Lo stato disastroso della giustizia italiana è sotto gli occhi di tutti, soprattutto dell’Europa, che è pronta a condannare l’Italia ad una maxi-multa per non aver risolto il problema del sovraffollamento carcerario, uno dei tanti sintomi di una crisi ben più profonda e strutturale.
La politica, tuttavia, da Silvio Berlusconi a Matteo Renzi, rimane in silenzio. Il leader di Forza Italia ha lanciato in questi giorni l’idea di costituire “un partito dedicato alle vittime della giustizia” per vincere le prossime elezioni e “dare finalmente vita alla riforma della giustizia”. Ma a rendere poco credibili le parole dell’ex premier sono prima di tutto i fatti e le sue stesse azioni.
Avendo governato per ben dieci degli ultimi vent’anni, infatti, il magnate di Arcore è certamente da annoverare tra i responsabili della lunga latitanza della politica di fronte alle degenerazioni del sistema giudiziario. Tante le promesse non mantenute dal quattro volte presidente del Consiglio, e molti gli errori imperdonabili da lui commessi, specie in virtù delle sue iniziali premesse di stampo liberale. Tra questi, soprattutto quello di aver ridotto la questione giustizia ad una mera vicenda personale, dunque politica, negando in questo modo ogni possibilità di confronto reale – che pure, entro certi ambiti, sarebbero potute emergere – con le opposizioni su questi temi, e lanciando un’offensiva senza precedenti nei confronti della magistratura, mai più felice di fare gruppo e difendere le proprie logiche corporative.

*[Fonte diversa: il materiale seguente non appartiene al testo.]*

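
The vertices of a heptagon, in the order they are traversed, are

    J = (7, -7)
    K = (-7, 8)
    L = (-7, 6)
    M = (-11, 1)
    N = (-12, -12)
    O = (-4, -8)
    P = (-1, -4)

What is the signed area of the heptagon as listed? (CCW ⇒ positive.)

157.5

Apply Gauss's area formula: 2A = Σ (x_i·y_{i+1} − x_{i+1}·y_i), indices taken mod 7.
J→K: (7)(8) − (-7)(-7) = 7
K→L: (-7)(6) − (-7)(8) = 14
L→M: (-7)(1) − (-11)(6) = 59
M→N: (-11)(-12) − (-12)(1) = 144
N→O: (-12)(-8) − (-4)(-12) = 48
O→P: (-4)(-4) − (-1)(-8) = 8
P→J: (-1)(-7) − (7)(-4) = 35
Σ = 315
Signed area = Σ/2 = 157.5 (positive ⇒ counter-clockwise traversal).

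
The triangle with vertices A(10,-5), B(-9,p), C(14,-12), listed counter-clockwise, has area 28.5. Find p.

14

The doubled signed area Σ (x_i y_{i+1} − x_{i+1} y_i) is linear in p.
With p=0 it equals 113; the coefficient of p is -4 (from the two edges through B).
So -4·p + 113 = 2·28.5 = 57 ⇒ p = 14.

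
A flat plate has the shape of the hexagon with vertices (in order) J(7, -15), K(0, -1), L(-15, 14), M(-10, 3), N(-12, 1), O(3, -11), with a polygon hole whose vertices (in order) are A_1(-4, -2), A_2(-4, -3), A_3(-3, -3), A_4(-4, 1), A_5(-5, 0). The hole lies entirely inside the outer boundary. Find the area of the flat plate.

126.5

Outer boundary:
Apply the surveyor's formula: 2A = Σ (x_i·y_{i+1} − x_{i+1}·y_i), indices taken mod 6.
Σ = (-7) + (-15) + (95) + (26) + (129) + (32) = 260
Area = |Σ|/2 = 130.
Hole:
A_1→A_2: (-4)(-3) − (-4)(-2) = 4
A_2→A_3: (-4)(-3) − (-3)(-3) = 3
A_3→A_4: (-3)(1) − (-4)(-3) = -15
A_4→A_5: (-4)(0) − (-5)(1) = 5
A_5→A_1: (-5)(-2) − (-4)(0) = 10
Σ = 7
Area = |Σ|/2 = 3.5.
Net area = 130 − 3.5 = 126.5.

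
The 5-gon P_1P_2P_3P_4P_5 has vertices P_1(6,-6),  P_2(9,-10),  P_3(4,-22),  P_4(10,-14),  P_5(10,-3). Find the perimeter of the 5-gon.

44

|P_1P_2| = √((3)² + (-4)²) = √25 = 5
|P_2P_3| = √((-5)² + (-12)²) = √169 = 13
|P_3P_4| = √((6)² + (8)²) = √100 = 10
|P_4P_5| = √((0)² + (11)²) = √121 = 11
|P_5P_1| = √((-4)² + (-3)²) = √25 = 5
Perimeter = 5 + 13 + 10 + 11 + 5 = 44.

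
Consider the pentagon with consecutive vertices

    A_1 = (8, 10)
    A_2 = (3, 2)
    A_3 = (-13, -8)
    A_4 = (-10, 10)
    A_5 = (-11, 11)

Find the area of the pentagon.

210

Apply the shoelace formula: 2A = Σ (x_i·y_{i+1} − x_{i+1}·y_i), indices taken mod 5.
A_1→A_2: (8)(2) − (3)(10) = -14
A_2→A_3: (3)(-8) − (-13)(2) = 2
A_3→A_4: (-13)(10) − (-10)(-8) = -210
A_4→A_5: (-10)(11) − (-11)(10) = 0
A_5→A_1: (-11)(10) − (8)(11) = -198
Σ = -420
Area = |Σ|/2 = 210.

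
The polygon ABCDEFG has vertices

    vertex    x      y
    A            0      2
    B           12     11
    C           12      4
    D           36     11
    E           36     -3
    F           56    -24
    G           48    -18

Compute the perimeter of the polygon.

|AB| = √((12)² + (9)²) = √225 = 15
|BC| = √((0)² + (-7)²) = √49 = 7
|CD| = √((24)² + (7)²) = √625 = 25
|DE| = √((0)² + (-14)²) = √196 = 14
|EF| = √((20)² + (-21)²) = √841 = 29
|FG| = √((-8)² + (6)²) = √100 = 10
|GA| = √((-48)² + (20)²) = √2704 = 52
Perimeter = 15 + 7 + 25 + 14 + 29 + 10 + 52 = 152.

152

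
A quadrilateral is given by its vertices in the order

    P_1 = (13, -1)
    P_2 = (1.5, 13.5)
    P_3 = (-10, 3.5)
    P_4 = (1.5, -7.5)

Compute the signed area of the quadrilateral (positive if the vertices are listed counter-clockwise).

241.5

Σ = (177) + (140.25) + (69.75) + (96) = 483
Signed area = Σ/2 = 241.5 (positive ⇒ counter-clockwise traversal).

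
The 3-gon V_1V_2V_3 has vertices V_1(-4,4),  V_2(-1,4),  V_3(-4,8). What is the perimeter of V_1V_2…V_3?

12

|V_1V_2| = √((3)² + (0)²) = √9 = 3
|V_2V_3| = √((-3)² + (4)²) = √25 = 5
|V_3V_1| = √((0)² + (-4)²) = √16 = 4
Perimeter = 3 + 5 + 4 = 12.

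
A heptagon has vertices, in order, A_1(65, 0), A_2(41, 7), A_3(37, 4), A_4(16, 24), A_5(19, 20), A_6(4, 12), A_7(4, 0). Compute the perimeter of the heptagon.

|A_1A_2| = √((-24)² + (7)²) = √625 = 25
|A_2A_3| = √((-4)² + (-3)²) = √25 = 5
|A_3A_4| = √((-21)² + (20)²) = √841 = 29
|A_4A_5| = √((3)² + (-4)²) = √25 = 5
|A_5A_6| = √((-15)² + (-8)²) = √289 = 17
|A_6A_7| = √((0)² + (-12)²) = √144 = 12
|A_7A_1| = √((61)² + (0)²) = √3721 = 61
Perimeter = 25 + 5 + 29 + 5 + 17 + 12 + 61 = 154.

154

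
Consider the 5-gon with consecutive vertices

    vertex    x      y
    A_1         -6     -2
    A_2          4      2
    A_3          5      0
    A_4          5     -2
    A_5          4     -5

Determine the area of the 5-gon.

39.5

Apply the shoelace formula: 2A = Σ (x_i·y_{i+1} − x_{i+1}·y_i), indices taken mod 5.
Σ = (-4) + (-10) + (-10) + (-17) + (-38) = -79
Area = |Σ|/2 = 39.5.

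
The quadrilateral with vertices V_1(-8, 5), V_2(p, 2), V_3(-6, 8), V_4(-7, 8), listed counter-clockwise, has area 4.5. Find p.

The doubled signed area Σ (x_i y_{i+1} − x_{i+1} y_i) is linear in p.
With p=0 it equals 33; the coefficient of p is 3 (from the two edges through V_2).
So 3·p + 33 = 2·4.5 = 9 ⇒ p = -8.

-8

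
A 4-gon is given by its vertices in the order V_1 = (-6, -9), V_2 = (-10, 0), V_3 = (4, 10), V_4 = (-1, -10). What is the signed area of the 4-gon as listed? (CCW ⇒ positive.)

-135.5

Cross-terms: -90, -100, -30, -51  ⇒  Σ = -271
Signed area = Σ/2 = -135.5 (negative ⇒ clockwise traversal).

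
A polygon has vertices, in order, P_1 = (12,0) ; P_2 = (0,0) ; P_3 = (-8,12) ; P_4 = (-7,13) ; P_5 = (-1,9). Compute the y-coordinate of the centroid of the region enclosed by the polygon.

Apply Gauss's area formula. First the cross-terms c_i = x_i·y_{i+1} − x_{i+1}·y_i:
  0, 0, -20, -50, -108  ⇒  2A = -178, A = -89.
Then Σ (y_i + y_{i+1})·c_i = -2572, so ȳ = -2572 / (6·(-89)) = 1286/267.

1286/267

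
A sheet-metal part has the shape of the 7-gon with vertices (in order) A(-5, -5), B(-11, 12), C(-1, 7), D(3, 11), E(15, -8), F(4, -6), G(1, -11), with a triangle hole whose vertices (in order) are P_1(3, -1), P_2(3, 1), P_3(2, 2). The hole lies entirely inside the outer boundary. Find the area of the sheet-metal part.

277.5

Outer boundary:
Σ = (-115) + (-65) + (-32) + (-189) + (-58) + (-38) + (-60) = -557
Area = |Σ|/2 = 278.5.
Hole:
Apply Gauss's area formula: 2A = Σ (x_i·y_{i+1} − x_{i+1}·y_i), indices taken mod 3.
Σ = (6) + (4) + (-8) = 2
Area = |Σ|/2 = 1.
Net area = 278.5 − 1 = 277.5.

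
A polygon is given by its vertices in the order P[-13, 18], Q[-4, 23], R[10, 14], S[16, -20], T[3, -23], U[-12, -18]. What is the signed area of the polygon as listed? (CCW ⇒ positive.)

Σ = (-227) + (-286) + (-424) + (-308) + (-330) + (-450) = -2025
Signed area = Σ/2 = -1012.5 (negative ⇒ clockwise traversal).

-1012.5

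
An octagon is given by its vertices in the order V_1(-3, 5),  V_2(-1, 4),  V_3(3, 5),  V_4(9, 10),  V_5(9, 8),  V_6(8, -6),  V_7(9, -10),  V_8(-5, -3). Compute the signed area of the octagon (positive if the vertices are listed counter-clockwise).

Apply the surveyor's formula: 2A = Σ (x_i·y_{i+1} − x_{i+1}·y_i), indices taken mod 8.
Σ = (-7) + (-17) + (-15) + (-18) + (-118) + (-26) + (-77) + (-34) = -312
Signed area = Σ/2 = -156 (negative ⇒ clockwise traversal).

-156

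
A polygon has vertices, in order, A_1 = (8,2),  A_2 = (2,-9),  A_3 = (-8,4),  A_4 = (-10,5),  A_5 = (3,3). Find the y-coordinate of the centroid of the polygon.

Apply the shoelace formula. First the cross-terms c_i = x_i·y_{i+1} − x_{i+1}·y_i:
  -76, -64, 0, -45, -18  ⇒  2A = -203, A = -101.5.
Then Σ (y_i + y_{i+1})·c_i = 402, so ȳ = 402 / (6·(-101.5)) = -134/203.

-134/203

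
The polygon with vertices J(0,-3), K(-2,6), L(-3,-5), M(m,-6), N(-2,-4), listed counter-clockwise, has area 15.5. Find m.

-3

The doubled signed area Σ (x_i y_{i+1} − x_{i+1} y_i) is linear in m.
With m=0 it equals 34; the coefficient of m is 1 (from the two edges through M).
So 1·m + 34 = 2·15.5 = 31 ⇒ m = -3.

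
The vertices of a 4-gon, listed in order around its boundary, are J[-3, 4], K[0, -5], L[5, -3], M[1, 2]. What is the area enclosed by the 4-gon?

Σ = (15) + (25) + (13) + (10) = 63
Area = |Σ|/2 = 31.5.

31.5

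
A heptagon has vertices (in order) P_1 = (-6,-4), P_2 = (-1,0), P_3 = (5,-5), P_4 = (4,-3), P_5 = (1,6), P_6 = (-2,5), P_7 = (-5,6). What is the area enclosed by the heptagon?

Apply Gauss's area formula: 2A = Σ (x_i·y_{i+1} − x_{i+1}·y_i), indices taken mod 7.
P_1→P_2: (-6)(0) − (-1)(-4) = -4
P_2→P_3: (-1)(-5) − (5)(0) = 5
P_3→P_4: (5)(-3) − (4)(-5) = 5
P_4→P_5: (4)(6) − (1)(-3) = 27
P_5→P_6: (1)(5) − (-2)(6) = 17
P_6→P_7: (-2)(6) − (-5)(5) = 13
P_7→P_1: (-5)(-4) − (-6)(6) = 56
Σ = 119
Area = |Σ|/2 = 59.5.

59.5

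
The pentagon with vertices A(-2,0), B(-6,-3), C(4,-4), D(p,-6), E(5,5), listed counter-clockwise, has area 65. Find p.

Write out the shoelace sum; only the two edges meeting at D involve p:
2·Area = [(4·(-6) − p·(-4)) + (p·5 − 5·(-6))] + 52
       = 9·p + 58 = 130
⇒ p = 8.

8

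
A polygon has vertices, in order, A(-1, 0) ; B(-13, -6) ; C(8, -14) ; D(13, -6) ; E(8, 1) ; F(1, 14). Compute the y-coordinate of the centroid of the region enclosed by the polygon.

-480/139

Apply Gauss's area formula. First the cross-terms c_i = x_i·y_{i+1} − x_{i+1}·y_i:
  6, 230, 134, 61, 111, 14  ⇒  2A = 556, A = 278.
Then Σ (y_i + y_{i+1})·c_i = -5760, so ȳ = -5760 / (6·278) = -480/139.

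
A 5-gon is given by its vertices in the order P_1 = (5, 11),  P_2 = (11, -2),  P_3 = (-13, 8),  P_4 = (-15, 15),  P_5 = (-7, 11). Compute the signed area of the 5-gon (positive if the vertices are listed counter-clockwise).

-168

P_1→P_2: (5)(-2) − (11)(11) = -131
P_2→P_3: (11)(8) − (-13)(-2) = 62
P_3→P_4: (-13)(15) − (-15)(8) = -75
P_4→P_5: (-15)(11) − (-7)(15) = -60
P_5→P_1: (-7)(11) − (5)(11) = -132
Σ = -336
Signed area = Σ/2 = -168 (negative ⇒ clockwise traversal).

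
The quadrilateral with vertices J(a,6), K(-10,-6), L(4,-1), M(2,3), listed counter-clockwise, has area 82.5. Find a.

Write out the shoelace sum; only the two edges meeting at J involve a:
2·Area = [(2·6 − a·3) + (a·(-6) − (-10)·6)] + 48
       = -9·a + 120 = 165
⇒ a = -5.

-5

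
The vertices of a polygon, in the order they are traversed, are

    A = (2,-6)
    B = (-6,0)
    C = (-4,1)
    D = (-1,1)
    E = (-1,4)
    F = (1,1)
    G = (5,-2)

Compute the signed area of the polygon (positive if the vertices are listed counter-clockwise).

Σ = (-36) + (-6) + (-3) + (-3) + (-5) + (-7) + (-26) = -86
Signed area = Σ/2 = -43 (negative ⇒ clockwise traversal).

-43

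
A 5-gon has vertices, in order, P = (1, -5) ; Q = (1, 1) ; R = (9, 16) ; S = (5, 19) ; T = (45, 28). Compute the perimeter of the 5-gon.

124

|PQ| = √((0)² + (6)²) = √36 = 6
|QR| = √((8)² + (15)²) = √289 = 17
|RS| = √((-4)² + (3)²) = √25 = 5
|ST| = √((40)² + (9)²) = √1681 = 41
|TP| = √((-44)² + (-33)²) = √3025 = 55
Perimeter = 6 + 17 + 5 + 41 + 55 = 124.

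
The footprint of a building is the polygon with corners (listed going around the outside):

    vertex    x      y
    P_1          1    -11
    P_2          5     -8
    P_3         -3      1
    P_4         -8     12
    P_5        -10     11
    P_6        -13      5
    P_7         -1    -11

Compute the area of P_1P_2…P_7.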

Credere, quindi, che Silvio Berlusconi sia veramente in grado ora di delineare una riforma della giustizia slegata dalla propria vicenda giudiziaria personale e capace di porre rimedio ad alcune delle tante piaghe in questione (dall’abuso della carcerazione preventiva alla responsabilità civile dei magistrati e la separazione delle carriere), è da ingenui, e la storia è lì a dimostrarlo.
Così come, d’altra parte, è da ingenui immaginare che un segnale di cambiamento possa giungere da colui che in maniera molto pretenziosa si è ormai erto a simbolo del rinnovamento, vale a dire Matteo Renzi. Le contraddizioni dell’affabulatore fiorentino sono molteplici, anche in tema di giustizia. Pur evocando il superamento dell’ideologia anti-berlusconiana che negli ultimi vent’anni ha reso impossibile discutere, a sinistra, di qualsiasi riforma del sistema giudiziario, Renzi ha puntualmente smentito, nei fatti, le sue proposte di cambiamento.
Come quando, nonostante si dichiarasse favorevole alla modifica della Bossi-Fini, della Giovanardi, della custodia cautelare e della responsabilità civile dei magistrati, ha ignorato completamente la raccolta firme dei referendum radicali, incentrati proprio su quelle tematiche. Stesso copione per l’ipotesi di amnistia o indulto. Dopo aver manifestato più volte solidarietà alla battaglia radicale per il ricorso all’amnistia o all’indulto come soluzione (iniziale) dell’indegno problema del sovraffollamento carcerario e dell’elefantiaca lentezza dei processi, Renzi è tornato sui suoi passi e durante le primarie ha bollato questa possibilità come “un gigantesco errore”.
Il neo-presidente del Consiglio, da questo punto di vista, ha deciso di collocarsi in assoluta continuità con la negligente classe politica che, aldilà di rituali promesse di redenzione, mai ha mostrato la volontà di interessarsi alla questione carceraria e giudiziaria in modo concreto, pretendendo di assumere tra l’altro le vesti di innovatore liberale.
L’ultimo paradosso del renzismo, indicativo di quanta scarsa attenzione venga riposta dallo schieramento di centro-sinistra alla crisi della giustizia e dello stato di diritto, è rintracciabile nella stessa tabella di marcia presentata dal premier durante la conferenza stampa-televendita della scorsa settimana: “Nel mese di aprile la riforma della Pubblica amministrazione, a maggio il fisco e a giugno la giustizia”.
Per parlare di giustizia, insomma, secondo Renzi, si dovrà aspettare, almeno fino a giugno. Peccato che, come ricordavamo qualche giorno fa, la Corte europea dei diritti umani abbia fissato al prossimo 28 maggio il termine entro cui trovare una soluzione al sovraffollamento carcerario e introdurre una procedura per risarcire i detenuti che ne sono stati vittime.
Basta osservare i comportamenti sopraccitati dei due principali leader politici del Paese per capire quanto, nonostante anche le timidi pressioni del Quirinale, il richiamo di Strasburgo sia ormai destinato inevitabilmente a non essere accolto, nella più totale noncuranza dell’intero sistema partitocratico, che lo si guardi da destra come da sinistra.